Something forbidden. Something secret. The divorceé and the accused murderer.
It became another thing they didn’t talk about.
But Melissa would have been lying if she said she didn’t think about it.
She did. All the time.
She thought about whether Thomas had showered Rose with love and adoration too, the way he was showering her.
She thought about when things may have gone bad between them.
She thought about whether things would go bad between Thomas and her , and whether she’d be able to recognize the signs if they did.
If she’d know when it was time to get out. If she’d even be able to get out. If she was already in too deep.
Sometimes she even thought about how perfectly Thomas had orchestrated things.
Made her financially dependent on him. Emotionally dependent.
Living on his money, waiting in her basement room for him to come every day and save her all over again.
Feeling sad on the days she didn’t see him, perking up when he walked through the door.
Was it normal to be so dependent on one person for happiness?
This was precisely what she wanted to avoid after she got divorced.

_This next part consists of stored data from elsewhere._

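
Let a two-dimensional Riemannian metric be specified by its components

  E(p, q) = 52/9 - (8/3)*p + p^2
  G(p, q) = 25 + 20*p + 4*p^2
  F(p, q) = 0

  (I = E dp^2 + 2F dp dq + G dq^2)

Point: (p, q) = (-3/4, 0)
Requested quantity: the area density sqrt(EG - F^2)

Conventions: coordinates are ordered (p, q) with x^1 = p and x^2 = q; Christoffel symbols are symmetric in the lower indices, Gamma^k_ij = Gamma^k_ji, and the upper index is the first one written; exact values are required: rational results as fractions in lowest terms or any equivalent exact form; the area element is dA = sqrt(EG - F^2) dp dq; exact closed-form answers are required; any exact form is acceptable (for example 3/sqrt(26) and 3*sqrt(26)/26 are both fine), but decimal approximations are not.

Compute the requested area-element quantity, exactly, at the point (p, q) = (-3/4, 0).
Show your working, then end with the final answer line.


E = 1201/144, F = 0, G = 49/4; EG - F^2 = 58849/576

Answer: sqrt(EG - F^2) = 7*sqrt(1201)/24


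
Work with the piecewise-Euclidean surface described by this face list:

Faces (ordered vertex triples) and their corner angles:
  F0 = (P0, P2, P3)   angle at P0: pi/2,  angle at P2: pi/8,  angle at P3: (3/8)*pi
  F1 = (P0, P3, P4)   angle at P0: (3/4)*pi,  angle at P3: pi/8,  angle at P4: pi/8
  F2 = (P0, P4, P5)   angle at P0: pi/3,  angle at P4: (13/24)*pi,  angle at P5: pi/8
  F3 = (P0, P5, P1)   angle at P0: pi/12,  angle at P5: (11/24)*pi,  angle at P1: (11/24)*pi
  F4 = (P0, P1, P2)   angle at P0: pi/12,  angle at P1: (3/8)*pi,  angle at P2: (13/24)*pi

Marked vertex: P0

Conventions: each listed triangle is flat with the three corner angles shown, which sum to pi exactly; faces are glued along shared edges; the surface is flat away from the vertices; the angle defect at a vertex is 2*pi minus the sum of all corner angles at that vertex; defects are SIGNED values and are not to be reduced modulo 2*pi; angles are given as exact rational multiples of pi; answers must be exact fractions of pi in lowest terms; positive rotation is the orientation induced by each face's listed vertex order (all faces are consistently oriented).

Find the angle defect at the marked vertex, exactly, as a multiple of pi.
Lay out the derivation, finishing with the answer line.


Sum of corner angles at P0: (7/4)*pi
defect = 2*pi - (7/4)*pi

Answer: defect(P0) = pi/4


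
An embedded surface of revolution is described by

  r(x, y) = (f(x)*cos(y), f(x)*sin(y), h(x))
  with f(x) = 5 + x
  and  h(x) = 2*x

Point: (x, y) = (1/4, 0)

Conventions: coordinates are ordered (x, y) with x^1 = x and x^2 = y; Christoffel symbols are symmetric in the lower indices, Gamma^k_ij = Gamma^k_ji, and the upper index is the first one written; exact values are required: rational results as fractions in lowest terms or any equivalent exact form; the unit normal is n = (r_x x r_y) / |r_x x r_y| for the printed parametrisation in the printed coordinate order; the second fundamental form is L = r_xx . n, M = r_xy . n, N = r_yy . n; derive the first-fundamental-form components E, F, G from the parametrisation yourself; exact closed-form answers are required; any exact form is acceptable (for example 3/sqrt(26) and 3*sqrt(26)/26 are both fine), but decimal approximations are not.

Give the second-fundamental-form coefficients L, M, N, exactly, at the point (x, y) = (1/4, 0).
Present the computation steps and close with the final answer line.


f = 21/4, f' = 1, f'' = 0, h' = 2, h'' = 0
E = 5, F = 0, G = 441/16; answer radicand W^2 = 5
unnormalised second-form numerators: l = 0, m = 0, n = 21/2; L = l/sqrt(5), and similarly M = m/sqrt(W^2), N = n/sqrt(W^2)

Answer: L = 0, M = 0, N = 21*sqrt(5)/10


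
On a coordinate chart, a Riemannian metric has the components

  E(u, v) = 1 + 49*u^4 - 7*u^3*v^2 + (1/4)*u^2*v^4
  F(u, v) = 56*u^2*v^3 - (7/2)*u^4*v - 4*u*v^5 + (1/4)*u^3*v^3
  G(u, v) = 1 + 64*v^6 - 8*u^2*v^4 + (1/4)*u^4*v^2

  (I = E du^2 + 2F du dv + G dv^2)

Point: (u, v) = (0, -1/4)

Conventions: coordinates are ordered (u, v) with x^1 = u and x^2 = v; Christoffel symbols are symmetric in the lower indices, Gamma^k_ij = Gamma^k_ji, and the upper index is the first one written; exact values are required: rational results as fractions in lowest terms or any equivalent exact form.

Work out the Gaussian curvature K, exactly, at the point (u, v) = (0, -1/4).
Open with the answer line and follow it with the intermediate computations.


Answer: K = -192/4225

E = 1, F = 0, G = 65/64, EG - F^2 = 65/64 at the point
E_u = 0, E_v = 0, F_u = 1/256, F_v = 0, G_u = 0, G_v = -3/8
E_vv = 0, F_uv = -5/64, G_uu = -1/16
Brioschi: K = (det M1 - det M2) / (EG - F^2)^2 with the standard first/second-derivative matrices M1, M2.
M1 = [[-E_vv/2 + F_uv - G_uu/2, E_u/2, F_u - E_v/2], [F_v - G_u/2, E, F], [G_v/2, F, G]] = [[-3/64, 0, 1/256], [0, 1, 0], [-3/16, 0, 65/64]]; det M1 = -3/64
M2 = [[0, E_v/2, G_u/2], [E_v/2, E, F], [G_u/2, F, G]] = [[0, 0, 0], [0, 1, 0], [0, 0, 65/64]]; det M2 = 0
det M1 - det M2 = -3/64; K = -3/64 / (65/64)^2 = -192/4225


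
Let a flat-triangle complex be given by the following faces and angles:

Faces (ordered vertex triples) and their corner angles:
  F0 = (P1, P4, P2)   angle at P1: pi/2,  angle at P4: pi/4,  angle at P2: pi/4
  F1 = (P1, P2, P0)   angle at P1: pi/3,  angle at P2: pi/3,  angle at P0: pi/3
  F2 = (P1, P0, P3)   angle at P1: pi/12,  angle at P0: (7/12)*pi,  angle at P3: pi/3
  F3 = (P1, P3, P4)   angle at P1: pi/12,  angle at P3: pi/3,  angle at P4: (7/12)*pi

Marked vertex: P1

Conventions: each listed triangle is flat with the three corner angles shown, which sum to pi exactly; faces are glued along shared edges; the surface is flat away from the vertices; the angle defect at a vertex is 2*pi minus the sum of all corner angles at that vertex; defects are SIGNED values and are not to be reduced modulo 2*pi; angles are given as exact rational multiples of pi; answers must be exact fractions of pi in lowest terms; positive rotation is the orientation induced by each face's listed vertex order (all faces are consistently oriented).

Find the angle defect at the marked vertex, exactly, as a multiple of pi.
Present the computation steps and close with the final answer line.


Sum of corner angles at P1: pi
defect = 2*pi - pi

Answer: defect(P1) = pi


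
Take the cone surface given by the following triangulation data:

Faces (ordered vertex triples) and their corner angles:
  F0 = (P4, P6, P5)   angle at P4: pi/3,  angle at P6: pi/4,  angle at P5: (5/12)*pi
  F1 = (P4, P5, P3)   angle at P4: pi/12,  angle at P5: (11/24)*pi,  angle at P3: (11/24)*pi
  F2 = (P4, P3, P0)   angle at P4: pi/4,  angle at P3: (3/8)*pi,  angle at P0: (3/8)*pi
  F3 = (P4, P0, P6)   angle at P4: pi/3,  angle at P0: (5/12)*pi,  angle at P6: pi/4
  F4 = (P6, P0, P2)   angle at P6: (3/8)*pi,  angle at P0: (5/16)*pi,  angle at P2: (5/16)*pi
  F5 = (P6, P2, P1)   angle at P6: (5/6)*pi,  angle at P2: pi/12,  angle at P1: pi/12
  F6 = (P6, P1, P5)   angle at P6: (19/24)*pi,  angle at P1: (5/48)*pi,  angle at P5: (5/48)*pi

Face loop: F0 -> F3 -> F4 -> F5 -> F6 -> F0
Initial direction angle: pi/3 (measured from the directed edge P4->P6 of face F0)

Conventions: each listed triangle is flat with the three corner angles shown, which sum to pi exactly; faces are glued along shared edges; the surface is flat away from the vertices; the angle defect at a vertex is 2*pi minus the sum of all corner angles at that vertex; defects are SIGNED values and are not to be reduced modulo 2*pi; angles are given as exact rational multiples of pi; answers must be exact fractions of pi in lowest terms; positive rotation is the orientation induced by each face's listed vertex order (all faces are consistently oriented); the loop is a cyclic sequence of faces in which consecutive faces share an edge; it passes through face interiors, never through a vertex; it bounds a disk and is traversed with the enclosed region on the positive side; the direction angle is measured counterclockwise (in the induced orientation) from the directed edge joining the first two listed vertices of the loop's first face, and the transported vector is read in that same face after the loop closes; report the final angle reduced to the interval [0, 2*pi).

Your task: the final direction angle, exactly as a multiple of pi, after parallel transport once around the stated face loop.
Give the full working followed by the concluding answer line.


enclosed vertex P6: corner angles sum to (5/2)*pi, defect = 2*pi - (5/2)*pi = -pi/2
summing the enclosed defects onto the initial angle, mod 2*pi in the induced orientation:
final angle = pi/3 - pi/2 = (11/6)*pi (mod 2*pi)

Answer: final direction angle = (11/6)*pi


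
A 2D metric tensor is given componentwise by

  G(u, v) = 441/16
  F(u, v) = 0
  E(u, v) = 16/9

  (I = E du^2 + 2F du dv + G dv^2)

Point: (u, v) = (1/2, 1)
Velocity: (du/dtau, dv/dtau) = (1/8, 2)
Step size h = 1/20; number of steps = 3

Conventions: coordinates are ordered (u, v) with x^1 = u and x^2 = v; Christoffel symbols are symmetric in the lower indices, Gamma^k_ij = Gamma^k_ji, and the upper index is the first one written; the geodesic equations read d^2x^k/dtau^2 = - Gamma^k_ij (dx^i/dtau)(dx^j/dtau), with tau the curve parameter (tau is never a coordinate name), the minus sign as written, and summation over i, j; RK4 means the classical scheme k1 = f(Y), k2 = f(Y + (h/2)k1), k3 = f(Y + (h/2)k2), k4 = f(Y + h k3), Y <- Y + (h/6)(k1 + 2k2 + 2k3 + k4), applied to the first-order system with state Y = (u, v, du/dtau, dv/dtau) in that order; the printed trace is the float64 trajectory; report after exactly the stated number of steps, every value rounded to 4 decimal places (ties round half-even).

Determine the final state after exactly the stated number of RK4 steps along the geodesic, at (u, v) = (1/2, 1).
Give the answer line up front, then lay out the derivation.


Answer: u = 0.5187, v = 1.3000, du/dtau = 0.1250, dv/dtau = 2.0000

f(Y) = (du/dtau, dv/dtau, -Gamma^u_ij Y'^i Y'^j, -Gamma^v_ij Y'^i Y'^j) with the Gammas evaluated at the stage position; h = 0.050000; intermediate values shown to 6 dp
step 0: u = 0.5000, v = 1.0000, du/dtau = 0.1250, dv/dtau = 2.0000
step 1:
  k1: at (u, v) = (0.500000, 1.000000), (du/dtau, dv/dtau) = (0.125000, 2.000000); Gamma_uuu = 0.000000, Gamma_uuv = 0.000000, Gamma_uvv = 0.000000, Gamma_vuu = 0.000000, Gamma_vuv = 0.000000, Gamma_vvv = 0.000000; k1 = (0.125000, 2.000000, 0.000000, 0.000000)
  k2: at (u, v) = (0.503125, 1.050000), (du/dtau, dv/dtau) = (0.125000, 2.000000); Gamma_uuu = 0.000000, Gamma_uuv = 0.000000, Gamma_uvv = 0.000000, Gamma_vuu = 0.000000, Gamma_vuv = 0.000000, Gamma_vvv = 0.000000; k2 = (0.125000, 2.000000, 0.000000, 0.000000)
  k3: at (u, v) = (0.503125, 1.050000), (du/dtau, dv/dtau) = (0.125000, 2.000000); Gamma_uuu = 0.000000, Gamma_uuv = 0.000000, Gamma_uvv = 0.000000, Gamma_vuu = 0.000000, Gamma_vuv = 0.000000, Gamma_vvv = 0.000000; k3 = (0.125000, 2.000000, 0.000000, 0.000000)
  k4: at (u, v) = (0.506250, 1.100000), (du/dtau, dv/dtau) = (0.125000, 2.000000); Gamma_uuu = 0.000000, Gamma_uuv = 0.000000, Gamma_uvv = 0.000000, Gamma_vuu = 0.000000, Gamma_vuv = 0.000000, Gamma_vvv = 0.000000; k4 = (0.125000, 2.000000, 0.000000, 0.000000)
  Y <- Y + (h/6)(k1 + 2k2 + 2k3 + k4): u = 0.5062, v = 1.1000, du/dtau = 0.1250, dv/dtau = 2.0000
step 2:
  k1: at (u, v) = (0.506250, 1.100000), (du/dtau, dv/dtau) = (0.125000, 2.000000); Gamma_uuu = 0.000000, Gamma_uuv = 0.000000, Gamma_uvv = 0.000000, Gamma_vuu = 0.000000, Gamma_vuv = 0.000000, Gamma_vvv = 0.000000; k1 = (0.125000, 2.000000, 0.000000, 0.000000)
  k2: at (u, v) = (0.509375, 1.150000), (du/dtau, dv/dtau) = (0.125000, 2.000000); Gamma_uuu = 0.000000, Gamma_uuv = 0.000000, Gamma_uvv = 0.000000, Gamma_vuu = 0.000000, Gamma_vuv = 0.000000, Gamma_vvv = 0.000000; k2 = (0.125000, 2.000000, 0.000000, 0.000000)
  k3: at (u, v) = (0.509375, 1.150000), (du/dtau, dv/dtau) = (0.125000, 2.000000); Gamma_uuu = 0.000000, Gamma_uuv = 0.000000, Gamma_uvv = 0.000000, Gamma_vuu = 0.000000, Gamma_vuv = 0.000000, Gamma_vvv = 0.000000; k3 = (0.125000, 2.000000, 0.000000, 0.000000)
  k4: at (u, v) = (0.512500, 1.200000), (du/dtau, dv/dtau) = (0.125000, 2.000000); Gamma_uuu = 0.000000, Gamma_uuv = 0.000000, Gamma_uvv = 0.000000, Gamma_vuu = 0.000000, Gamma_vuv = 0.000000, Gamma_vvv = 0.000000; k4 = (0.125000, 2.000000, 0.000000, 0.000000)
  Y <- Y + (h/6)(k1 + 2k2 + 2k3 + k4): u = 0.5125, v = 1.2000, du/dtau = 0.1250, dv/dtau = 2.0000
step 3:
  k1: at (u, v) = (0.512500, 1.200000), (du/dtau, dv/dtau) = (0.125000, 2.000000); Gamma_uuu = 0.000000, Gamma_uuv = 0.000000, Gamma_uvv = 0.000000, Gamma_vuu = 0.000000, Gamma_vuv = 0.000000, Gamma_vvv = 0.000000; k1 = (0.125000, 2.000000, 0.000000, 0.000000)
  k2: at (u, v) = (0.515625, 1.250000), (du/dtau, dv/dtau) = (0.125000, 2.000000); Gamma_uuu = 0.000000, Gamma_uuv = 0.000000, Gamma_uvv = 0.000000, Gamma_vuu = 0.000000, Gamma_vuv = 0.000000, Gamma_vvv = 0.000000; k2 = (0.125000, 2.000000, 0.000000, 0.000000)
  k3: at (u, v) = (0.515625, 1.250000), (du/dtau, dv/dtau) = (0.125000, 2.000000); Gamma_uuu = 0.000000, Gamma_uuv = 0.000000, Gamma_uvv = 0.000000, Gamma_vuu = 0.000000, Gamma_vuv = 0.000000, Gamma_vvv = 0.000000; k3 = (0.125000, 2.000000, 0.000000, 0.000000)
  k4: at (u, v) = (0.518750, 1.300000), (du/dtau, dv/dtau) = (0.125000, 2.000000); Gamma_uuu = 0.000000, Gamma_uuv = 0.000000, Gamma_uvv = 0.000000, Gamma_vuu = 0.000000, Gamma_vuv = 0.000000, Gamma_vvv = 0.000000; k4 = (0.125000, 2.000000, 0.000000, 0.000000)
  Y <- Y + (h/6)(k1 + 2k2 + 2k3 + k4): u = 0.5187, v = 1.3000, du/dtau = 0.1250, dv/dtau = 2.0000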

Why she didn’t want to get in a relationship too soon. Because she wanted to learn how to be happy on her own again. To reconnect with herself .
Then she’d tell herself that she was being crazy. That Thomas was the best thing that had happened to her in a long, long time.
***
Sometimes, when she was alone, she’d simply gaze out the tall windows at the back of her house—lake to the left, woods to the right—and wonder at the wildness that existed alongside the everyday of life in this place.
The wildness in people. The wildness that lived in her: an animal thing that came out when she looked at Thomas, or when she thought about what she’d do to protect her son. What she was capable of.
People still talked about the coyote. Pets went missing sometimes: a cat one week, a toy poodle the next.
The pleas showing up on an online neighborhood group— Have you seen this dog?
—alongside photos that purported to be of the animal responsible for all this worry.
Grainy, distant images captured on trail hikes, reminding Melissa of people who hunted the Yeti or claimed to have seen the Loch Ness Monster.
This creature seemed to be real, though. She’d hear it sometimes at night—at least, she was hearing something from those woods, an unearthly yelping that might either be the cries of an animal dying, or the howling of the coyote to its pack—blood calling to blood.
She’d wake up to the sound, sometimes. Listen to it in darkness. Then lie back and try to go back to sleep, thinking of predators and the way they circled just out of sight, waiting for the weak.